Still, I wonder if his manuscripts might have included a notation saying something like, "Written for Castrati or, if not available, use female low soprano or male falsettist." Meh, probably not.


----------



## isorhythm (Jan 2, 2015)

This is an interesting subject that was addressed in this thread: Countertenors in Bach, Telemann, Rameau, etc...
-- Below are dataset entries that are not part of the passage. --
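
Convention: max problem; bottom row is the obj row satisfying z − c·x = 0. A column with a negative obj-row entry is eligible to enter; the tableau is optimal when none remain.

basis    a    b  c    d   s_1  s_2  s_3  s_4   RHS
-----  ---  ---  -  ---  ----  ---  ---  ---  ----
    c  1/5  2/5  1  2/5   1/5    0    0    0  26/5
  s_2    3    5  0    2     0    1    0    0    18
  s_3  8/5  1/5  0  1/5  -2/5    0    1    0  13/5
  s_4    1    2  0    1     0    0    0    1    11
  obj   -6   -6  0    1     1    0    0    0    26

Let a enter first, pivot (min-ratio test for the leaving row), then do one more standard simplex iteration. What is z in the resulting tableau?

Ratio test on column a — row 1: (26/5)/(1/5) = 26; row 2: 18/3 = 6; row 3: (13/5)/(8/5) = 13/8; row 4: 11/1 = 11. Minimum is 13/8 at row 3 (s_3 leaves); pivot element 8/5.
Pivot on row 3; the obj-row RHS becomes 26 − (-6)·(13/8) = 143/4.
Next entering variable (most negative obj-row entry -21/4): b.
Ratio test on column b — row 1: (39/8)/(3/8) = 13; row 2: (105/8)/(37/8) = 105/37; row 3: (13/8)/(1/8) = 13; row 4: (75/8)/(15/8) = 5. Minimum is 105/37 at row 2 (s_2 leaves); pivot element 37/8.
After the second pivot the obj-row RHS is 143/4 − (-21/4)·(105/37) = 1874/37.

1874/37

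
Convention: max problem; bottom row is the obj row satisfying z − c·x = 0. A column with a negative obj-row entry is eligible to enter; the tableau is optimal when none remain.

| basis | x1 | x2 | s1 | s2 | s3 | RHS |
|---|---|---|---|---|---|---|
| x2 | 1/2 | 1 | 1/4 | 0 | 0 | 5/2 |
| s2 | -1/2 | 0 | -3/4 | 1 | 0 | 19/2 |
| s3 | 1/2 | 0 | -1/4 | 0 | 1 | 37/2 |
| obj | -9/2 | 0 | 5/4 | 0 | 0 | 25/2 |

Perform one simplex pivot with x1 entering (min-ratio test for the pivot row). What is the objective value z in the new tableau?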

Some believe the falsetto countertenor is a modern invention.


----------



## Mandryka (Feb 22, 2013)

Forsooth said:


> Hi,
> 
> I just listened to an album of music composed by Giovanni Paolo Colonna, 1637-1695, ('Motetti e Lamentazioni') performed by Ensemble Arte-Musica. The singing was performed by soprano, mezzo-soprano (I think), baritone, and countertenor.
> 
> ...


There were professional falsetti in Rome at the time. By the mid 17th century, the falsetto voice was cultivated in parts of Italy.



Forsooth said:


> " Meh, probably not.


Indeed


----------



## Forsooth (Apr 17, 2018)

isorhythm said:


> This is an interesting subject that was addressed in this thread: Countertenors in Bach, Telemann, Rameau, etc...
> 
> Some believe the falsetto countertenor is a modern invention.


Thanks for the link! I did a search before posting but I missed this one. :tiphat:


----------



## Forsooth (Apr 17, 2018)

Mandryka said:


> There were professional falsetti in Rome at the time. By the mid 17th century, the falsetto voice was cultivated in parts of Italy.
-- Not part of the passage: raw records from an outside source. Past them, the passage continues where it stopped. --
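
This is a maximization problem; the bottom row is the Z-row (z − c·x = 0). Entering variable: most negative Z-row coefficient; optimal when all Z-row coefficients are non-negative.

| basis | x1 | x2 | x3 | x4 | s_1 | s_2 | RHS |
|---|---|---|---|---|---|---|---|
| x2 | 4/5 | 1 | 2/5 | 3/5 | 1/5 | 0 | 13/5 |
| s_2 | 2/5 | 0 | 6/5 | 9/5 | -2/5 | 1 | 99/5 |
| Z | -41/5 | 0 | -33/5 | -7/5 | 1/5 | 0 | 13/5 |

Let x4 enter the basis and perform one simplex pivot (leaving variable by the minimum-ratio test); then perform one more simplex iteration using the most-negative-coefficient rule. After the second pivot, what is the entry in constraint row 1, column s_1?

Ratio test on column x4 — row 1: (13/5)/(3/5) = 13/3; row 2: (99/5)/(9/5) = 11. Minimum is 13/3 at row 1 (x2 leaves); pivot element 3/5.
Divide row 1 by 3/5; eliminate column x4 from the other rows.
Second iteration: most negative Z-row entry is -19/3 in column x1, so x1 enters.
Ratio test on column x1 — row 1: (13/3)/(4/3) = 13/4; row 2: entry -2 ≤ 0. Minimum is 13/4 at row 1 (x4 leaves); pivot element 4/3.
Divide row 1 by 4/3; eliminate column x1 from the other rows.
After both pivots, the entry at constraint row 1, column s_1 is 1/4.

1/4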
Thanks, and I was also reading this from classiccat.net:

After approximately the Baroque period _"…it was as choral singers within the Anglican church tradition that countertenors survived throughout the 18th and 19th centuries. Otherwise they largely faded from public notice…In the second half of the 20th century, the countertenor voice went through a massive resurgence in popularity, partly due to pioneers such as Alfred Deller, by the increased popularity of Baroque opera and the need of male singers to replace the castrati roles in such works. Although the voice has been considered largely an early music phenomenon, there is a growing modern repertoire"_

https://www.classiccat.net/iv/countertenor.info.php


----------



## RICK RIEKERT (Oct 9, 2017)

In Colonna's day Italians, unlike the French, accepted and liked falsetto singing in their tenor voices. From what we know about late seventeenth century singing in Italy, singers likely used more than one vocal register. Falsetto and head voice would have been necessary to achieve the upper reaches of an expanding range. In his 1723 treatise on singing, the castrato Pier Francesco Tosi writes that blended registers and access to the falsetto voice are absolute essentials for a successful singer. More recently, Rene Jacobs has argued that all Baroque singers cultivated the ability to unite chest voice and falsetto, the haute-contre (countertenor) included. According to Jacobs, "If modern falsettists would abandon their preconceptions and would use their chest voice to their individual limits, and if some high tenors would develop their falsetto range, then the rebirth of the true Baroque countertenor might occur."


----------



## Dorsetmike (Sep 26, 2018)

My father and I both sang counter tenor - smoking and lack of use finally killed mine when I was about 45! I found it came naturally to me almost as though my voice never broke. I was singing the soprano/treble line in Stainer's Crucifiction in my late 20s, I did start to loose some of the upper register in my late 30s but could still take the alto parts and occasionally could still get about an octave and a half above middle C on a good day.


----------